The longer we give social media, the news, and other information sources our attention, the more likely we are to come across subject matter that makes us feel lousy. But the negative consequences of this battle for our attention don’t stop with our mood.
An hour on TikTok may eat up the time we had planned to spend at the gym, getting enough sleep, or in the real world with people we love. Advertisements may tempt us away from healthy choices as push notifications remind us our favourite takeaway is only a few miles down the road.
Lockdowns during the COVID pandemic only fed the attention economy. Trapped in our homes, worried about the health of our loved ones, we welcomed the distraction of the internet. Many of us have become accustomed to giving our attention to social media as a coping mechanism and are finding our daily routines hijacked by time spent scrolling through Instagram.
So what can be done?
Harnessing Attention for Happiness
Happiness and attention are connected. When we practice staying conscious of what our attention is doing, we can do two things differently to elevate our happiness: We can stay present, and we can use our time wisely.
Keeping our attention on the present moment means being totally focused on what is good and in front of us right now. We don’t dwell on things that cannot be changed or are not yet happening.
For example, we don’t agonize over our plans for the future nor dwell over a fight with our spouse.
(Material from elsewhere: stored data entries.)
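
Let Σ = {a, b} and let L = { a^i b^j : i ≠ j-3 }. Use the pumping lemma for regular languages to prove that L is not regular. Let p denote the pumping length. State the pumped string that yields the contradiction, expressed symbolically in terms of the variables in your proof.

a^{p+p!} b^{p+p!+3}

Assume L is regular. Let p be the pumping length given by the pumping lemma.
Choose w = a^p b^{p+p!+3}. Since p ≠ (p+p!+3)-3 = p+p!, w ∈ L; and |w| ≥ p.
The pumping lemma gives a decomposition w = xyz where |xy| ≤ p and |y| ≥ 1.
Since the first p symbols of w are all a's and |xy| ≤ p, y lies entirely in the leading a-block: y = a^k for some k with 1 ≤ k ≤ p.
Since 1 ≤ k ≤ p, k divides p!; set t = 1 + p!/k. Then xy^t z has p + (p!/k)·k = p + p! copies of a. Now the a-count is p+p! and (b-count)-3 = (p+p!+3)-3 = p+p!, so i ≠ j-3 fails. So xy^t z = a^{p+p!} b^{p+p!+3} ∉ L.
This is a contradiction; hence L is not regular.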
This principle of present-moment attention is at the crux of the mindfulness movement, and it allows worries and resentment to take a backseat.
Wise time-use is another cornerstone of happiness. Do we actively work toward our goals and dreams, or do we use our precious time to engage in useless or harmful behaviours?
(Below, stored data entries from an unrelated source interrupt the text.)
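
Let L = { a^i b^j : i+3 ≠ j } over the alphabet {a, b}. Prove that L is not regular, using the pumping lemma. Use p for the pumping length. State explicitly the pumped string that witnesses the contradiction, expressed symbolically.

a^{p+p!} b^{p+p!+3}

Toward a contradiction, assume L is regular with pumping length p.
Choose w = a^p b^{p+p!+3}. Since p ≠ (p+p!+3)-3 = p+p!, w ∈ L; and |w| ≥ p.
By the pumping lemma, w = xyz with |xy| ≤ p and |y| > 0.
Because |xy| ≤ p and w begins with p copies of a, we have y = a^k with 1 ≤ k ≤ p.
Since 1 ≤ k ≤ p, k divides p!; set t = 1 + p!/k. Then xy^t z has p + (p!/k)·k = p + p! copies of a. Now the a-count is p+p! and (b-count)-3 = (p+p!+3)-3 = p+p!, so i+3 ≠ j fails. So xy^t z = a^{p+p!} b^{p+p!+3} ∉ L.
This contradicts the pumping lemma, so L is not regular.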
Learning to observe what attention is doing is like a superpower for overcoming addiction and temptation. Indeed, research suggests that harnessing attention can ‘hack’ and retrain reward structures in the brain that tempt us to engage in a range of unhelpful habits.
Whether it’s the psychological pull of an early-hours Netflix binge, or something more satisfying to the senses, like a cigarette, large fries, or second glass of wine, it tends to be the same reward centers in the brain feeling the pull.[viii] This means that focused attention is an effective solution for overcoming all sorts of addictive tendencies.
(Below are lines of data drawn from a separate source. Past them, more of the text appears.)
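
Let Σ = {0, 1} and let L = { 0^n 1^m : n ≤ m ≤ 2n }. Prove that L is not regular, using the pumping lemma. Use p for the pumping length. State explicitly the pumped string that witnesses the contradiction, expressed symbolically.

Assume L is regular; let p be its pumping constant.
Take w = 0^p 1^p ∈ L (since p ≤ p ≤ 2p), with |w| = 2p ≥ p.
The pumping lemma gives a decomposition w = xyz where |xy| ≤ p and |y| > 0.
The first p characters of w are 0's, so xy (and hence y) consists only of 0's. Write y = 0^k, 1 ≤ k ≤ p.
Pump with i = 2: xy^2z = 0^{p+k} 1^p. Now n = p+k > p = m, so the condition n ≤ m fails. Thus xy^2z ∉ L.
This contradicts the pumping lemma, so L is not regular.

0^{p+k} 1^p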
Letting attention rest on the feeling of temptation without indulging it inserts the briefest moment of pause between thought and action. This interrupts our brain’s well-trained behavioural response (to indulge) following the cue of a craving. Watching ourselves like a hawk, we can then ‘surf’ the urge, allowing the feelings of temptation to pass.
At the same time, we can remind ourselves of our future goals and consider all the reasons to make a healthier, happier choice.
The next time you crave that unnecessary indulgence or notice you’ve spiralled into negativity, try this:
- First, recognize that your attention has been captured by your mood or temptation.
- Take a few slow breaths. While doing so, observe your thoughts, feelings, or cravings, and let them pass by. Imagine they are small sticks floating in a fast-moving river or attached to balloons that will soon float high up and out of sight.
- Next, shift your attention to the current moment. What do your senses pick up in your environment? What can you see, hear, or smell?
- If your environment is not stimulating enough, focus on the future successful, happy version of you. Ask yourself: What would that version of me do in this situation?
- Repeat this process until the grip of your mood or desire becomes weaker or disappears altogether.
When we focus on the present moment or the future happy version of ourselves, our actions can create the conditions for happiness. So try taking control of your attention today, and let your happiness flow forth!